We dienen verder ermee rekening te houden dat een reïncarnerende entiteit wordt aangetrokken tot waar hij thuishoort, door oude banden tussen het aankomende kind en de ouders en het milieu. Gewoonlijk heeft het kind al eerder tot die familie behoord, wat ook verklaart waarom het de specifieke eigenaardigheden van een bepaalde familie vertoont.

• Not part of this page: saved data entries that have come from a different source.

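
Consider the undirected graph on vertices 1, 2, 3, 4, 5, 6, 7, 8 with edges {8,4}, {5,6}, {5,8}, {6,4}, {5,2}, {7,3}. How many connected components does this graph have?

3

1 is isolated — a component by itself.
Starting from 3 we can reach 3, 7. That is one component of size 2.
Starting from 2 we can reach 2, 4, 5, 6, 8. That is one component of size 5.
Total: 3 components.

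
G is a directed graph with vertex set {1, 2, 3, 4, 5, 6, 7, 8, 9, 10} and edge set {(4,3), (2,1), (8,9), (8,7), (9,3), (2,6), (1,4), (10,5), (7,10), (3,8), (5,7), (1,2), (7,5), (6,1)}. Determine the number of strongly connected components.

{1, 2, 6} are all mutually reachable — one SCC of size 3.
{5, 7, 10} are all mutually reachable — one SCC of size 3.
{3, 8, 9} are all mutually reachable — one SCC of size 3.
{4} is an SCC by itself.
That gives 4 strongly connected components.

4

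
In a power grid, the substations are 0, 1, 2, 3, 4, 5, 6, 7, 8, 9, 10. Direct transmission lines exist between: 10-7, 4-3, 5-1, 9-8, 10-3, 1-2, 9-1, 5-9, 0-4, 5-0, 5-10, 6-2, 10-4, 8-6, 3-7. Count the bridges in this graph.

0

The edges on the cycle 5-0-4-3-7-10-5 are not bridges since each lies on that cycle.
Every edge lies on some cycle, so there are no bridges.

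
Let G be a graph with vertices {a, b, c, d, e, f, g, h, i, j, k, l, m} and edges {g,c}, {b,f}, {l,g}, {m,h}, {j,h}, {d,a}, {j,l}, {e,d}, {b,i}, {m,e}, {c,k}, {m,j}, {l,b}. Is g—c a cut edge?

Yes

Removing g—c leaves no path between g and c: the component count goes from 1 to 2. So it is a bridge.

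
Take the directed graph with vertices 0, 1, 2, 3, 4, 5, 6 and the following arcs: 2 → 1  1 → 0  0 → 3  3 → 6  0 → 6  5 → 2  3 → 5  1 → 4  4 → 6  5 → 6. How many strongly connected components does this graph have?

3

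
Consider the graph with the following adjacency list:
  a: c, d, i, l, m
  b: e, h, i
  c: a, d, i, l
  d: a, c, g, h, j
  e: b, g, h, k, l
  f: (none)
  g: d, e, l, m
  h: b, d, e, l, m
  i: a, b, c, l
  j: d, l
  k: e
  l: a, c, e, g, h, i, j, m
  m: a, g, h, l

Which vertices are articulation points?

e

Removing e increases the component count from 2 to 3, so e is a cut vertex.
By contrast removing k leaves 2 components; it is not a cut vertex. No other vertex is a cut vertex either.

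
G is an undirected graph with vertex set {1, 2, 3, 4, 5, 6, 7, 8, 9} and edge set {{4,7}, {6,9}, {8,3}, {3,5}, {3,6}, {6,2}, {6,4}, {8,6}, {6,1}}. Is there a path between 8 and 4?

Yes

From 8 we can reach 1, 2, 3, 4, 5, 6, 7, 8, 9, which includes 4.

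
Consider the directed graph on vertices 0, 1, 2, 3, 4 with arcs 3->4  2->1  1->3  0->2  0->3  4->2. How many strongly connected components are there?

2

{1, 2, 3, 4} are all mutually reachable — one SCC of size 4.
{0} is an SCC by itself.
That gives 2 strongly connected components.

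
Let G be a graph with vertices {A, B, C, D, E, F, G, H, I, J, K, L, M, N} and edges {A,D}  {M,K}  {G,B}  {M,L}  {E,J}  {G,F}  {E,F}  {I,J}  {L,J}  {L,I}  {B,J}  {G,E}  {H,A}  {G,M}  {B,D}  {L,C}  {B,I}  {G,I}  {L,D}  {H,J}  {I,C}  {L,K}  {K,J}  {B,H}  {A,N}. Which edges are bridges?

A-N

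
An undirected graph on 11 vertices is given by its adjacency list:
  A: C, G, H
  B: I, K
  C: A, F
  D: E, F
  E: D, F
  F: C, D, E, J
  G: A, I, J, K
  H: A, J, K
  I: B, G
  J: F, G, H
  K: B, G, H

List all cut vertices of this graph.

Removing F increases the component count from 1 to 2, so F is a cut vertex.
By contrast removing A leaves 1 component; it is not a cut vertex. No other vertex is a cut vertex either.

F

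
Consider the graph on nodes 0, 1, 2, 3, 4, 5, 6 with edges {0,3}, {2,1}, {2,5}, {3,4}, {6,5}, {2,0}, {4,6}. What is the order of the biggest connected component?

Starting from 0 we can reach 0, 1, 2, 3, 4, 5, 6. That is one component of size 7.
The largest has 7 vertices.

7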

Daarom bestaat er geen conflict tussen karma en de processen van de erfelijkheidsleer, of tussen universeel mededogen en stoffelijke erfelijkheid, want we incarneren precies daar waar we het best iets kunnen leren en ons essentiële wezen past zijn uiterlijke omstandigheden zo aan dat zijn doelen het best worden gediend. Mededogen/rechtvaardigheid bestuurt de kosmos, niet toeval.